John Pritchard later testified that Big Bear persuaded Imasees and Wandering Spirit not to attack Fort Pitt immediately but to urge McLean to surrender. So next morning McLean again walked with his interpreter, Francois Dufresne, to the camp just beyond the horizon hills. Big Bear passed the council pipe around but did not speak. The war chief argued that the Cree wanted to get rid of government completely and live only with the Hudson’s Bay Company “as they and their forefathers before them had, while receiving many useful supplies and help.” As McLean remembered it:
“When Wandering Spirit approached me, he put some additional cartridges into his Winchester and then, placing it in readiness on his arm, he put his hand on my shoulder and said, ‘Do not speak too much. That is why I killed the Agent. You say too much about Government, we are tired of him and all his people and we are now going to drive them out of our country. Why do you keep Government’s few Red Coats in your Fort? That is
the only thing we have against you. That Fort was built for us many years ago, and we would have killed them long ago were it not for you and your family being in there.’”

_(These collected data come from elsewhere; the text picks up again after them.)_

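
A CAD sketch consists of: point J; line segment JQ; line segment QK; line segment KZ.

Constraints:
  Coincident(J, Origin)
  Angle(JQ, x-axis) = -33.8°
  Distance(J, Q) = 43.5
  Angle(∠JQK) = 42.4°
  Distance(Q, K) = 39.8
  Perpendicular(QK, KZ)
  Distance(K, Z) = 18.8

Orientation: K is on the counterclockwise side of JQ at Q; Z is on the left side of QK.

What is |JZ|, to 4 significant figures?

13.03

J is at the origin; JQ runs at -33.8° with length 43.5, so Q = 43.5·(cos -33.8°, sin -33.8°) = (36.15, -24.20). ∠JQK = 42.4°, so QK runs at -33.8° + (180° − 42.4°) = 103.8° from the x-axis; with |QK| = 39.8, K = Q + 39.8·(cos 103.8°, sin 103.8°) = (26.65, 14.45). QK ⟂ KZ; with |KZ| = 18.8 on the left of QK, Z = K + 18.8·(-0.9711, -0.2385) = (8.397, 9.968). Then |JZ| = |Z − J| = 13.03.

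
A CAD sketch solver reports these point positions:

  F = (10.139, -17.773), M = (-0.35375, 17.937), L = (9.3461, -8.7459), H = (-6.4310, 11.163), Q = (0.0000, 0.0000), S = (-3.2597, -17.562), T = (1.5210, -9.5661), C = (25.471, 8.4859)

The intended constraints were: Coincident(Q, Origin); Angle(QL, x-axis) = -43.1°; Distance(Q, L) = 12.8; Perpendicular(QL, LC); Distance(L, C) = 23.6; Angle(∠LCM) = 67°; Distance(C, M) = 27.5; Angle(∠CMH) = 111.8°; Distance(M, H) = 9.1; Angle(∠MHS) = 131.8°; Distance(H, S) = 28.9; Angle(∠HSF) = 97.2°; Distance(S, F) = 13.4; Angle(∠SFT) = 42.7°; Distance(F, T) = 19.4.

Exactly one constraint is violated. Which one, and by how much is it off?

Distance(F, T) = 19.4 — off by 7.50.

Q = (0.00, 0.00) ✓; QL at -43.10° ✓; |QL| = 12.80 ✓; ∠(QL, LC) = 90.00° ✓; |LC| = 23.60 ✓; ∠LCM = 67.00° ✓; |CM| = 27.50 ✓; ∠CMH = 111.8° ✓; |MH| = 9.101 ✓; ∠MHS = 131.8° ✓; |HS| = 28.90 ✓; ∠HSF = 97.20° ✓; |SF| = 13.40 ✓; ∠SFT = 42.70° ✓; |FT| = 11.90 ✗.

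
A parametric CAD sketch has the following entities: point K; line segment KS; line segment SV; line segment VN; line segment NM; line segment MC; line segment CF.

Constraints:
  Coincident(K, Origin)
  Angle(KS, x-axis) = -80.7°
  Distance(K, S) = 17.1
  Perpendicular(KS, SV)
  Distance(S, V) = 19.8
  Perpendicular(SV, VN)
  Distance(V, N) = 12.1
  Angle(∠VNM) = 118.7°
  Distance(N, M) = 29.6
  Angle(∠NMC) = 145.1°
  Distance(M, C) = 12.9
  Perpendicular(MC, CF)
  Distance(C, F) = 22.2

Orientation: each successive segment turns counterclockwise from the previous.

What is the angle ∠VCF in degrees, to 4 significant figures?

51.08°

K is at the origin; KS runs at -80.7° with length 17.1, so S = (2.763, -16.88). KS ⟂ SV, so SV runs at 9.300°; with |SV| = 19.8, V = (22.30, -13.68). SV is perpendicular to VN, so VN runs at 99.30°; with |VN| = 12.1, N = (20.35, -1.735). ∠VNM = 118.7° gives NM at 160.6° from the x-axis; with |NM| = 29.6, M = (-7.572, 8.097). ∠NMC = 145.1° gives MC at -164.5° from the x-axis; with |MC| = 12.9, C = (-20.00, 4.650). MC is perpendicular to CF, so CF runs at -74.50°; with |CF| = 22.2, F = (-14.07, -16.74). Then cos ∠VCF = CV·CF / (|CV||CF|), giving 51.08°.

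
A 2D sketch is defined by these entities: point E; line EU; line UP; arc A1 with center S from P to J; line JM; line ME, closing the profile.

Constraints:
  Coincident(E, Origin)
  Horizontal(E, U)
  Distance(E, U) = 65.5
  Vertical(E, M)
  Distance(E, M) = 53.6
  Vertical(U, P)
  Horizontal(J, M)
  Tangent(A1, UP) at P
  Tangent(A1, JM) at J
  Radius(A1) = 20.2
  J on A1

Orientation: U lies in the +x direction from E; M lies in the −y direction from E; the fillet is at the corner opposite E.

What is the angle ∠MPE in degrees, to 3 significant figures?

44.2°

E is at the origin; EU is horizontal with |EU| = 65.5 and U on the +x side, so U = (65.5, 0.00). EM is vertical with |EM| = 53.6 and M on the −y side, so M = (0.00, -53.6). The virtual corner opposite E is at (65.5, -53.6). A1 meets UP tangentially, so SP is at right angles to UP and A1 meets JM tangentially, so SJ is at right angles to JM, with radius 20.2, so the center S sits 20.2 in from both sides at S = (45.3, -33.4). That places the tangent points at P = (65.5, -33.4) on UP and J = (45.3, -53.6) on JM. Then cos ∠MPE = PM·PE / (|PM||PE|), giving 44.2°.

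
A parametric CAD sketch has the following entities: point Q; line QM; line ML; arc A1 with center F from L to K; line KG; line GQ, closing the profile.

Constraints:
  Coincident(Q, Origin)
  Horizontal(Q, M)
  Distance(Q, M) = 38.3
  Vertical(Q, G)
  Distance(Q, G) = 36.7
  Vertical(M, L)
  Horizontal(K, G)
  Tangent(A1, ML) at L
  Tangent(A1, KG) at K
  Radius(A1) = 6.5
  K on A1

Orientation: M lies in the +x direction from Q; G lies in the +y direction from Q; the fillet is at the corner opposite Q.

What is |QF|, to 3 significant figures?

43.9

Q and G share the same x with |QG| = 36.7 and G on the +y side, so G = (0.00, 36.7). The virtual corner opposite Q is at (38.3, 36.7). The tangent condition forces FL to be normal to ML and A1 meets KG tangentially, so FK is at right angles to KG, with radius 6.5, so the center F sits 6.5 in from both sides at F = (31.8, 30.2). Then |QF| = |F − Q| = 43.9.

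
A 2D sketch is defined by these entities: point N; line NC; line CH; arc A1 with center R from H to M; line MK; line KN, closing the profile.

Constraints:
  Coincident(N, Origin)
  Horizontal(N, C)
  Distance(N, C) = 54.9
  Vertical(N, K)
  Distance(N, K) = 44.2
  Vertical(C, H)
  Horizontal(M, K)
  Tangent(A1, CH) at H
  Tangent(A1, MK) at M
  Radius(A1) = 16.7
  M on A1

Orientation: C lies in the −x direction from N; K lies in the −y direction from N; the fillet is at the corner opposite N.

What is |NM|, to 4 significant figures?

58.42

N is at the origin; NC is horizontal with |NC| = 54.9 and C on the −x side, so C = (-54.90, 0.000). NK is vertical with |NK| = 44.2 and K on the −y side, so K = (0.000, -44.20). The virtual corner opposite N is at (-54.90, -44.20). A1 meets CH tangentially, so RH is at right angles to CH and A1 meets MK tangentially, so RM is at right angles to MK, with radius 16.7, so the center R sits 16.7 in from both sides at R = (-38.20, -27.50). That places the tangent points at H = (-54.90, -27.50) on CH and M = (-38.20, -44.20) on MK. Then |NM| = |M − N| = 58.42.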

McLean could not convince Wandering Spirit that the twenty-five “Red Coats” meant that Government (the war chief spoke of it as a person) could send thousands of soldiers armed with cannons to enforce the Queen’s law. While they were tussling over these ideas, disaster struck: the three returning police scouts blundered into the camp and the warriors’ tension burst into action. To quote Dickens:
“[April 15]: During parley the three scouts out yesterday galloped through the camp towards Pitt. Const. Cowan was shot dead and Loasby wounded in two places before hauled over barrier. Horse killed and Quinn got away, but missing. Indians fired upon by all. McLean and Dufresne taken prisoner. Indians threatened to burn Fort tonight with coal oil brought from Frog Lake.”
The barricaded buildings could not withstand an attack by fire. McLean wrote his wife a note explaining that, to prevent more bloodshed, the civilians must surrender to the Cree and the police must use the Company scow and leave,
downriver for Battleford. Big Bear persuaded the warriors to give the police some hours to get ready (they used the time to pack, scatter gunpowder, and smash extra rifles) and himself dictated a letter to Henry Halpin for Sergeant Martin, Dickens’s second in command:
“My dear friend:
“Since I have met you long ago we have always been good friends, and you have from time to time given me things, and that is the reason I want to speak kindly to you; so please try and get off from Pitt as soon as you can. And tell your Captain that I remember him well, for since the Canadian Government had left me to starve in this country, he sometimes gave me food, and I don’t forget the blankets he gave me, and that is the reason I want you all to get off without bloodshed.
“We have had a talk, I and my men, before we left our camp, and we thought the way we are doing now the best—that is, to let you off if you would go. So try and get away before the afternoon, as the young men are wild and hard to keep in hand.
—Big Bear
“P.S. You asked me to keep the men in camp last night, and I did so; so I want you to go off today.
—Big Bear.”
Snow began to fall as the wounded Constable Loasby was carried down the bank of the North Saskatchewan and into the scow. Then the twenty-three police clambered in and pushed into the crushing river ice. They left Cowan’s mutilated body on the flats, and forty-four civilians to trudge into the hills as captives. Individual Cree families volunteered to take the captives in, guard, and care for them. Eleven McLeans surrendered, nine of them children, including the three eldest—Elizabeth, Amelia, and Kitty—who spoke fluent Cree and had stood guard for two weeks, fired guns during the scout disaster, and fearlessly carried messages between Whites and Cree.